UMUM Anak sebagai makhluk ciptaan Tuhan Yang Maha Esa memiliki hak asasi yang merupakan hak dasar sejak anak tersebut dilahirkan. Hak-hak tersebut antara lain, hak untuk hidup, hak mengembangkan diri, hak untuk mendapatkan keadilan, hak kemerdekaan, hak berkomunikasi, hak mendapatkan keamanan dan hak kesejahteraan yang tidak boleh diabaikan apalagi dirampas oleh siapapun. Isu tentang Kesejahteraan dan Perlindungan Anak telah masuk dalam Rencana Strategis (Renstra) Kementerian Negara Pemberdayaan Perempuan Republik Indonesia. Sehingga pelaksanaan kebijakan Perlindungan Anak mendapat kepastian dari sisi prioritas dan keberlanjutannya. Oleh karena itu Pemerintah Daerah Kabupaten Bulungan merasa perlu memiliki Peraturan Daerah Kabupaten Bulungan tentang Perlindungan Anak dan diharapkan agar setiap anak Bulungan mendapatkan kesempatan yang seluas-luasnya untuk tumbuh dan berkembang secara optimal, baik fisik, mental maupun sosial dan berakhlak mulia, mendapatkan perlindungan hukum serta terwujudnya kesejahteraan anak dengan memberikan jaminan terhadap pemenuhan hak-haknya serta adanya perlakuan tanpa diskriminasi.

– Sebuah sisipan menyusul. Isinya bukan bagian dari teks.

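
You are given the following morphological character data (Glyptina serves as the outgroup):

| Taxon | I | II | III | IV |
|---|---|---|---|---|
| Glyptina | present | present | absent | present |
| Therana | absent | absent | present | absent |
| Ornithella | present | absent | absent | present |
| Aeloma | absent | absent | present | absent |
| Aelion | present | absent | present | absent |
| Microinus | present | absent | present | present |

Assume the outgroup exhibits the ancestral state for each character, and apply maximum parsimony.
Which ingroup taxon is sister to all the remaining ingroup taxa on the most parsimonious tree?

Character polarity is set by the outgroup: the derived state is whichever differs from the outgroup's state, so for I, II, IV the derived state is 'absent', and for the remaining characters it is 'present'.
I (derived state 'absent') is shared by Aeloma and Therana — a synapomorphy uniting that clade.
All ingroup taxa share the derived state 'absent' for II; it defines the ingroup but does not resolve relationships within it.
III: derived state 'present' in Aelion, Aeloma, Microinus, and Therana only — synapomorphy for {Aelion, Aeloma, Microinus, Therana}.
IV: derived state 'absent' in Aelion, Aeloma, and Therana only — synapomorphy for {Aelion, Aeloma, Therana}.
Most parsimonious ingroup topology: ((((Therana,Aeloma),Aelion),Microinus),Ornithella).
Ornithella is sister to the clade containing all other ingroup taxa, so it is the earliest-diverging (most basal) ingroup lineage.

Ornithella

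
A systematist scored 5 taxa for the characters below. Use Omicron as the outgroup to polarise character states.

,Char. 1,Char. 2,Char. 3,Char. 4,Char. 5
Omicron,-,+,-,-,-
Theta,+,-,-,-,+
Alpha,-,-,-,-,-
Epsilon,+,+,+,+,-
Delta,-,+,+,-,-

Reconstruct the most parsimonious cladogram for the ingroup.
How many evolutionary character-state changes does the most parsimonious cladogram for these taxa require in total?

6

Character polarity is set by the outgroup: the derived state is whichever differs from the outgroup's state, so for Char. 2 the derived state is '-', and for the remaining characters it is '+'.
Char. 1 (state '+') occurs in Epsilon and Theta but conflicts with the nesting implied by the other characters — most parsimoniously interpreted as homoplasy.
Only Alpha and Theta show the derived state '-' for Char. 2, supporting them as a clade.
Only Delta and Epsilon show the derived state '+' for Char. 3, supporting them as a clade.
Char. 4: derived state '+' in Epsilon only — an autapomorphy, so it tells us nothing about relationships among taxa.
Char. 5 (derived state '+') is unique to Theta (autapomorphy; uninformative for grouping).
Most parsimonious ingroup topology: ((Theta,Alpha),(Epsilon,Delta)).
Changes per character on this tree: Char. 1: 2; Char. 2: 1; Char. 3: 1; Char. 4: 1; Char. 5: 1.
Total = 6.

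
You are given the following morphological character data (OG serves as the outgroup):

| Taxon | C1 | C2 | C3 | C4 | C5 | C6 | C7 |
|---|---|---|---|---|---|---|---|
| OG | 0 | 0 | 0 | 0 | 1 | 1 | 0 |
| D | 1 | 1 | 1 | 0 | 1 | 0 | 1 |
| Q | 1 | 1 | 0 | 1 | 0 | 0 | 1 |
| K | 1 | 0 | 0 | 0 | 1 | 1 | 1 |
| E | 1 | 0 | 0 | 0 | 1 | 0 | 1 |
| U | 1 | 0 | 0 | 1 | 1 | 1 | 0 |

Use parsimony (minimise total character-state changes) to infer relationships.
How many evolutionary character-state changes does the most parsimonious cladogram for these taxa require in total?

8

Character polarity is set by the outgroup: the derived state is whichever differs from the outgroup's state, so for C5, C6 the derived state is '0', and for the remaining characters it is '1'.
All ingroup taxa share the derived state '1' for C1; it defines the ingroup but does not resolve relationships within it.
C2 (derived state '1') is shared by D and Q — a synapomorphy uniting that clade.
C3 (derived state '1') is unique to D (autapomorphy; uninformative for grouping).
C4 (state '1') occurs in Q and U but conflicts with the nesting implied by the other characters — most parsimoniously interpreted as homoplasy.
C5 (derived state '0') is unique to Q (autapomorphy; uninformative for grouping).
C6: derived state '0' in D, E, and Q only — synapomorphy for {D, E, Q}.
Only D, E, K, and Q show the derived state '1' for C7, supporting them as a clade.
Most parsimonious ingroup topology: ((((D,Q),E),K),U).
Changes per character on this tree: C1: 1; C2: 1; C3: 1; C4: 2; C5: 1; C6: 1; C7: 1.
Total = 8.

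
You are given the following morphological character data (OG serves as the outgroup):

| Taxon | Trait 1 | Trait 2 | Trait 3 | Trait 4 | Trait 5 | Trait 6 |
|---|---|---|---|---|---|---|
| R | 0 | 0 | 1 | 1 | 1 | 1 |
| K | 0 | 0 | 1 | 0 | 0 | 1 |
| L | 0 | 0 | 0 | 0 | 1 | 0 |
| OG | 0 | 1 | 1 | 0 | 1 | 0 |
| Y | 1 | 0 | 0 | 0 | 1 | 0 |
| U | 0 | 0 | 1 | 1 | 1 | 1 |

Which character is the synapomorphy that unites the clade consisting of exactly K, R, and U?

Character polarity is set by the outgroup: the derived state is whichever differs from the outgroup's state, so for Trait 2, Trait 3, Trait 5 the derived state is '0', and for the remaining characters it is '1'.
Trait 1 (derived state '1') is unique to Y (autapomorphy; uninformative for grouping).
Trait 2 (derived state '0') is shared by all ingroup taxa — unites the whole ingroup.
Trait 3: derived state '0' in L and Y only — synapomorphy for {L, Y}.
Only R and U show the derived state '1' for Trait 4, supporting them as a clade.
Trait 5: derived state '0' in K only — an autapomorphy, so it tells us nothing about relationships among taxa.
Trait 6: derived state '1' in K, R, and U only — synapomorphy for {K, R, U}.
Most parsimonious ingroup topology: ((Y,L),((U,R),K)).
The clade {K, R, U} is supported by Trait 6: its derived state '1' occurs in exactly those taxa and in no other taxon (including the outgroup).

Trait 6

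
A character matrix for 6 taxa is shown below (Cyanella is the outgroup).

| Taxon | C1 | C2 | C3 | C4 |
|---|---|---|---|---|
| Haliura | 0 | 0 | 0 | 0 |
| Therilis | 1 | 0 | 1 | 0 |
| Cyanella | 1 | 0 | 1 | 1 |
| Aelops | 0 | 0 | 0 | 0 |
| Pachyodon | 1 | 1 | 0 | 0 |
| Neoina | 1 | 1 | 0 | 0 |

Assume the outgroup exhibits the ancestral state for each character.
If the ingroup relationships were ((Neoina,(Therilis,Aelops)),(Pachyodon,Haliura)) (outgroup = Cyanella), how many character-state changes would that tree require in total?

7

Map each character onto ((Neoina,(Therilis,Aelops)),(Pachyodon,Haliura)) (rooted by Cyanella) and count the minimum state changes it requires (Fitch parsimony):
C1: 2; C2: 2; C3: 2; C4: 1.
Total tree length = 7.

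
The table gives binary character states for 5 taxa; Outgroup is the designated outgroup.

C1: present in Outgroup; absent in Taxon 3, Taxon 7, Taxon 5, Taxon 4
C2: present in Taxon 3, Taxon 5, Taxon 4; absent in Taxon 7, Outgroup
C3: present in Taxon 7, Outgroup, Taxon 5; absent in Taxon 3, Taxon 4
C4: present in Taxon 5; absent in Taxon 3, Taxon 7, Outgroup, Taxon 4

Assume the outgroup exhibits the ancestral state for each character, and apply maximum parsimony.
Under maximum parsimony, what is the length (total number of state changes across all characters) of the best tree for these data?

Character polarity is set by the outgroup: the derived state is whichever differs from the outgroup's state, so for C1, C3 the derived state is 'absent', and for the remaining characters it is 'present'.
C1 (derived state 'absent') is shared by all ingroup taxa — unites the whole ingroup.
C2: derived state 'present' in Taxon 3, Taxon 4, and Taxon 5 only — synapomorphy for {Taxon 3, Taxon 4, Taxon 5}.
C3 (derived state 'absent') is shared by Taxon 3 and Taxon 4 — a synapomorphy uniting that clade.
C4 (derived state 'present') is unique to Taxon 5 (autapomorphy; uninformative for grouping).
Most parsimonious ingroup topology: ((Taxon 5,(Taxon 4,Taxon 3)),Taxon 7).
Changes per character on this tree: C1: 1; C2: 1; C3: 1; C4: 1.
Total = 4.

4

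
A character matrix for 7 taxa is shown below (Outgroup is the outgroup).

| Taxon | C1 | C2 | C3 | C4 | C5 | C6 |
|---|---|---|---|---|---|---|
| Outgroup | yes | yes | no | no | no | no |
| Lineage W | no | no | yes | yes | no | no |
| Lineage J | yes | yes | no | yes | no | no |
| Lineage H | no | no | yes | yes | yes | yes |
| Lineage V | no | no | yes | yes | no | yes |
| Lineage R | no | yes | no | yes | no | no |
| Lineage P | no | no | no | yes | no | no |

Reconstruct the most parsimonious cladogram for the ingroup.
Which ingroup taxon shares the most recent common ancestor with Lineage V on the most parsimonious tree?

Character polarity is set by the outgroup: the derived state is whichever differs from the outgroup's state, so for C1, C2 the derived state is 'no', and for the remaining characters it is 'yes'.
C1: derived state 'no' in Lineage H, Lineage P, Lineage R, Lineage V, and Lineage W only — synapomorphy for {Lineage H, Lineage P, Lineage R, Lineage V, Lineage W}.
C2 (derived state 'no') is shared by Lineage H, Lineage P, Lineage V, and Lineage W — a synapomorphy uniting that clade.
Only Lineage H, Lineage V, and Lineage W show the derived state 'yes' for C3, supporting them as a clade.
All ingroup taxa share the derived state 'yes' for C4; it defines the ingroup but does not resolve relationships within it.
C5 (derived state 'yes') is unique to Lineage H (autapomorphy; uninformative for grouping).
Only Lineage H and Lineage V show the derived state 'yes' for C6, supporting them as a clade.
Most parsimonious ingroup topology: ((((Lineage W,(Lineage H,Lineage V)),Lineage P),Lineage R),Lineage J).
Lineage V and Lineage H form a cherry on this tree, so they are sister taxa.

Lineage H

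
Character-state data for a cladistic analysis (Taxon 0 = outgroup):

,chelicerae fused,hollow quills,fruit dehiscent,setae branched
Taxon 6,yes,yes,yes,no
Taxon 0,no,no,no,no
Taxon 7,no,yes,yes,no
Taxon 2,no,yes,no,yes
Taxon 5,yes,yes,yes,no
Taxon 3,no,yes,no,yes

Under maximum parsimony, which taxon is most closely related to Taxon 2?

Taxon 3

The outgroup has state 'no' for every character, so 'yes' is the derived state throughout.
chelicerae fused: derived state 'yes' in Taxon 5 and Taxon 6 only — synapomorphy for {Taxon 5, Taxon 6}.
All ingroup taxa share the derived state 'yes' for hollow quills; it defines the ingroup but does not resolve relationships within it.
fruit dehiscent (derived state 'yes') is shared by Taxon 5, Taxon 6, and Taxon 7 — a synapomorphy uniting that clade.
Only Taxon 2 and Taxon 3 show the derived state 'yes' for setae branched, supporting them as a clade.
Most parsimonious ingroup topology: (((Taxon 6,Taxon 5),Taxon 7),(Taxon 3,Taxon 2)).
Taxon 2 and Taxon 3 form a cherry on this tree, so they are sister taxa.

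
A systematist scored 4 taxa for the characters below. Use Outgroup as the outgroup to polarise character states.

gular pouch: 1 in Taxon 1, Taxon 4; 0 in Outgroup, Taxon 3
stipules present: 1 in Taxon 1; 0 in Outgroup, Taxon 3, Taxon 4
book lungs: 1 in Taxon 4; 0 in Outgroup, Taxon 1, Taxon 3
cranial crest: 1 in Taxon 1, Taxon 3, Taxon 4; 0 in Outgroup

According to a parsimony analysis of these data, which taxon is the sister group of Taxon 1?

Taxon 4

The outgroup has state '0' for every character, so '1' is the derived state throughout.
Only Taxon 1 and Taxon 4 show the derived state '1' for gular pouch, supporting them as a clade.
stipules present (derived state '1') is unique to Taxon 1 (autapomorphy; uninformative for grouping).
book lungs (derived state '1') is unique to Taxon 4 (autapomorphy; uninformative for grouping).
All ingroup taxa share the derived state '1' for cranial crest; it defines the ingroup but does not resolve relationships within it.
Most parsimonious ingroup topology: ((Taxon 1,Taxon 4),Taxon 3).
Taxon 1 and Taxon 4 form a cherry on this tree, so they are sister taxa.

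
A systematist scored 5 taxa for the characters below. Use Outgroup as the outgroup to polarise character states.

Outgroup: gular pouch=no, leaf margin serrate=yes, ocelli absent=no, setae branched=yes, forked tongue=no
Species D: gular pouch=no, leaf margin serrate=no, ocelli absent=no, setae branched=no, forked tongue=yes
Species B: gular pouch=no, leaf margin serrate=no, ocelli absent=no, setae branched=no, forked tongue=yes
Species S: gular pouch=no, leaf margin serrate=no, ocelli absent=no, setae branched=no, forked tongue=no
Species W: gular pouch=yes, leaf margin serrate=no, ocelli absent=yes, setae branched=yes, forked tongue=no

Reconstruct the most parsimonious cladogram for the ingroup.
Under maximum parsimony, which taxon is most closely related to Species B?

Species D

Character polarity is set by the outgroup: the derived state is whichever differs from the outgroup's state, so for leaf margin serrate, setae branched the derived state is 'no', and for the remaining characters it is 'yes'.
gular pouch: derived state 'yes' in Species W only — an autapomorphy, so it tells us nothing about relationships among taxa.
leaf margin serrate (derived state 'no') is shared by all ingroup taxa — unites the whole ingroup.
ocelli absent: derived state 'yes' in Species W only — an autapomorphy, so it tells us nothing about relationships among taxa.
setae branched: derived state 'no' in Species B, Species D, and Species S only — synapomorphy for {Species B, Species D, Species S}.
Only Species B and Species D show the derived state 'yes' for forked tongue, supporting them as a clade.
Most parsimonious ingroup topology: (((Species D,Species B),Species S),Species W).
Species B and Species D form a cherry on this tree, so they are sister taxa.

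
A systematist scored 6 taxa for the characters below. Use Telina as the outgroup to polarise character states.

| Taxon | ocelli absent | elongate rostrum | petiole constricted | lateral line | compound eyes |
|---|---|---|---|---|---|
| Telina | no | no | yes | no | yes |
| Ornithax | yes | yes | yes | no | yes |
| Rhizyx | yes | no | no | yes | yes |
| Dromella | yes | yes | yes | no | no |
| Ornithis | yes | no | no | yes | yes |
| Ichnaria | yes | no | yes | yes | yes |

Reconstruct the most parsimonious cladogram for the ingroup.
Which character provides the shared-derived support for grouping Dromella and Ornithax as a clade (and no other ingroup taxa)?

Character polarity is set by the outgroup: the derived state is whichever differs from the outgroup's state, so for petiole constricted, compound eyes the derived state is 'no', and for the remaining characters it is 'yes'.
All ingroup taxa share the derived state 'yes' for ocelli absent; it defines the ingroup but does not resolve relationships within it.
elongate rostrum (derived state 'yes') is shared by Dromella and Ornithax — a synapomorphy uniting that clade.
petiole constricted: derived state 'no' in Ornithis and Rhizyx only — synapomorphy for {Ornithis, Rhizyx}.
Only Ichnaria, Ornithis, and Rhizyx show the derived state 'yes' for lateral line, supporting them as a clade.
compound eyes (derived state 'no') is unique to Dromella (autapomorphy; uninformative for grouping).
Most parsimonious ingroup topology: ((Ornithax,Dromella),((Rhizyx,Ornithis),Ichnaria)).
The clade {Dromella, Ornithax} is supported by elongate rostrum: its derived state 'yes' occurs in exactly those taxa and in no other taxon (including the outgroup).

elongate rostrum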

II. PASAL DEMI PASAL Pasal 1 Cukup jelas. Pasal 2 Ayat (1) Cukup jelas. Ayat (2) Dalam ketentuan ini yang dimaksud dengan : Huruf a Yang dimaksud dengan ”Non diskriminasi” dalam ketentuan ini adalah sikap dan perlakuan terhadap korban dengan tidak melakukan perbedaan atas dasar usia, jenis kelamin, ras, suku, agama dan antar golongan; Huruf b Cukup jelas. Huruf c Cukup jelas. Huruf d Cukup jelas. Huruf e Cukup jelas. Pasal 3 Cukup jelas. Pasal 4 Ayat (1)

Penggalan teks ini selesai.